The day my mom loaded up the station wagon was the worst day of my life. The shrill screams and rough shouts from their most recent fight were still ringing in my mind’s ears. The red puffy welts and swollen bruises had faded from her face and neck but not from my memories. An empty achy void had been hovering over the house ever since he left. I desperately wanted and needed him back. With every aspect of my mind and frame I hoped, wished, prayed, and willed him back.
So I just stood there in stunned silence as my mother crammed more and more seemingly random items into the tiny spaces of air left inside our imitation wood-paneled station wagon. A jumbled mess of towels, pots, jeans, crayons, and Bibles pushed hard against the windows. Lingering table scraps of the bounty that was once our home. She rambled on giddily, indifferent to whether or not anyone was listening. There was just enough space on the back seat for the three of us kids to sit. The floor was buried but we’d just have to make do. The front passenger seat was full, but that was no problem, she’d just sleep sitting up! This was an adventure! Lucky Lisa would get to sleep on the front passenger floorboard. We could put a blanket down. It would be like stowing away on a pirate ship.
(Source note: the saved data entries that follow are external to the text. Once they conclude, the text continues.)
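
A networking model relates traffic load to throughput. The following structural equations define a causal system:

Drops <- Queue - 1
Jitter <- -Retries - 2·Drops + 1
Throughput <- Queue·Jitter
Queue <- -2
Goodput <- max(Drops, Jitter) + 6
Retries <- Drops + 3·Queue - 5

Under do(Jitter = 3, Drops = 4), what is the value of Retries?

-7

Setting Jitter = 3, Drops = 4 by intervention discards those variables' equations.
Retries = Drops + 3·Queue - 5  [with Drops=4, Queue=-2]  = -7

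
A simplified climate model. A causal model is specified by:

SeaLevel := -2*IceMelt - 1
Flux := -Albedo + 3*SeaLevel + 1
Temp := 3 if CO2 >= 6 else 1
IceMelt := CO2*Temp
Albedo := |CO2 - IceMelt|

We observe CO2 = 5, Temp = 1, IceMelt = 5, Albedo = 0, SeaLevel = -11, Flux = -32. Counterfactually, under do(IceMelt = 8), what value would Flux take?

The intervention breaks the incoming arrows to IceMelt: IceMelt := CO2*Temp no longer applies, and IceMelt = 8.
Albedo = |CO2 - IceMelt|  [with CO2=5, IceMelt=8]  = 3
SeaLevel = -2*IceMelt - 1  [with IceMelt=8]  = -17
Flux = -Albedo + 3*SeaLevel + 1  [with Albedo=3, SeaLevel=-17]  = -53

-53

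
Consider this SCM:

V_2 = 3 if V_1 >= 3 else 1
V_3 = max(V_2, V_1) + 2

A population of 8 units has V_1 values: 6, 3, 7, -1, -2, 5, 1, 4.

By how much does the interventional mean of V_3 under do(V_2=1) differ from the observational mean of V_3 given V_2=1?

2.5

Every unit gets V_2=1 under the intervention. V_3 values become 8, 5, 9, 3, 3, 7, 3, 6; E[V_3|do(V_2=1)] = 5.5.
E[V_3|V_2=1] averages over only the 3 units with V_2=1 (V_1 = -1, -2, 1): V_3 = 3, 3, 3, mean 3.
Difference = 5.5 − 3 = 2.5.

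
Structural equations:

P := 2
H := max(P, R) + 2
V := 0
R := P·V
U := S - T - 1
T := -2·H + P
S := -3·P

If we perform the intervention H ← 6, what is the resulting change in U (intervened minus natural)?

4

Under do(H=6), the mechanism H := max(P, R) + 2 is discarded; H is fixed at 6.
S = -3·P  [with P=2]  = -6
T = -2·H + P  [with H=6, P=2]  = -10
U = S - T - 1  [with S=-6, T=-10]  = 3
Without intervention: S = -3·P  [with P=2]  = -6; R = P·V  [with P=2, V=0]  = 0; H = max(P, R) + 2  [with P=2, R=0]  = 4; T = -2·H + P  [with H=4, P=2]  = -6; U = S - T - 1  [with S=-6, T=-6]  = -1.
Change = 3 − (-1) = 4.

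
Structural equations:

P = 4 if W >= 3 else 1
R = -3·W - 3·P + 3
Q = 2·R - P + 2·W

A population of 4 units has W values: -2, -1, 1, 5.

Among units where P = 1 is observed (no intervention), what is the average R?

E[R|P=1] averages over only the 3 units with P=1 (W = -2, -1, 1): R = 6, 3, -3, mean 2.

2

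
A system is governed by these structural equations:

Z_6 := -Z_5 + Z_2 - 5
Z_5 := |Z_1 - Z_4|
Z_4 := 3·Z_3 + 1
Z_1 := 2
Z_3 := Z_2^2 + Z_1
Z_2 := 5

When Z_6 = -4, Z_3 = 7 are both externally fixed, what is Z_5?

Under do(Z_6 = -4, Z_3 = 7), each intervened variable's structural equation is replaced by its fixed value.
Z_4 = 3·Z_3 + 1  [with Z_3=7]  = 22
Z_5 = |Z_1 - Z_4|  [with Z_1=2, Z_4=22]  = 20

20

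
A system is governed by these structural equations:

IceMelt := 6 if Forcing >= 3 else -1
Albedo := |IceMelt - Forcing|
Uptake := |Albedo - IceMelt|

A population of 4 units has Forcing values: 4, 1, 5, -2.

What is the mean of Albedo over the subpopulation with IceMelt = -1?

Conditioning on IceMelt=-1 selects the 2 unit(s) with Forcing ∈ {1, -2}. Their Albedo values: 2, 1. Mean = 1.5.

1.5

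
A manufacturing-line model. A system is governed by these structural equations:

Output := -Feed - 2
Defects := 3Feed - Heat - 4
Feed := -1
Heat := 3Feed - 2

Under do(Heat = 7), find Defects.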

With each rambling word, the lump of lead in the pit of my stomach grew heavier. Finally she turned and gathered the three of us into her intimate circle.
“Lisa”, she said in a child-like sing-song voice, “your tenth birthday is a very special birthday and I have a very special present for you this year…. We GET to move back to Michigan!”
Slowly it dawned on me what she meant. This meant I would never see him again. I wanted to run away. I wanted to scream. I wanted to lie down on the ground and kick my feet and cry like a baby. But I just stood there staring at her feet squeezing my fists until my anger boiled up inside me like a volcano spewing out over my terror.
“But I don’t WANT to move to Michigan!” I finally bellowed.
“YES YOU DO, YES YOU DO!!!!!” she screamed. Her face was suddenly red with rage and she stood over me shaking, ranting, screaming into my face. “YOU HATE IT HERE! YOU’VE ALWAYS HATED IT HERE! DON’T YOU SEE? THIS IS FOR YOU!! IT’S ALL FOR YOU!! WE’RE ALL DOING THIS FOR YOU! NOW YOU CAN BE HAPPY!!!”
So that was that. I got their divorce for my birthday. We squeezed into the station wagon, gassed up and moved to Michigan. It was four years before I saw him again.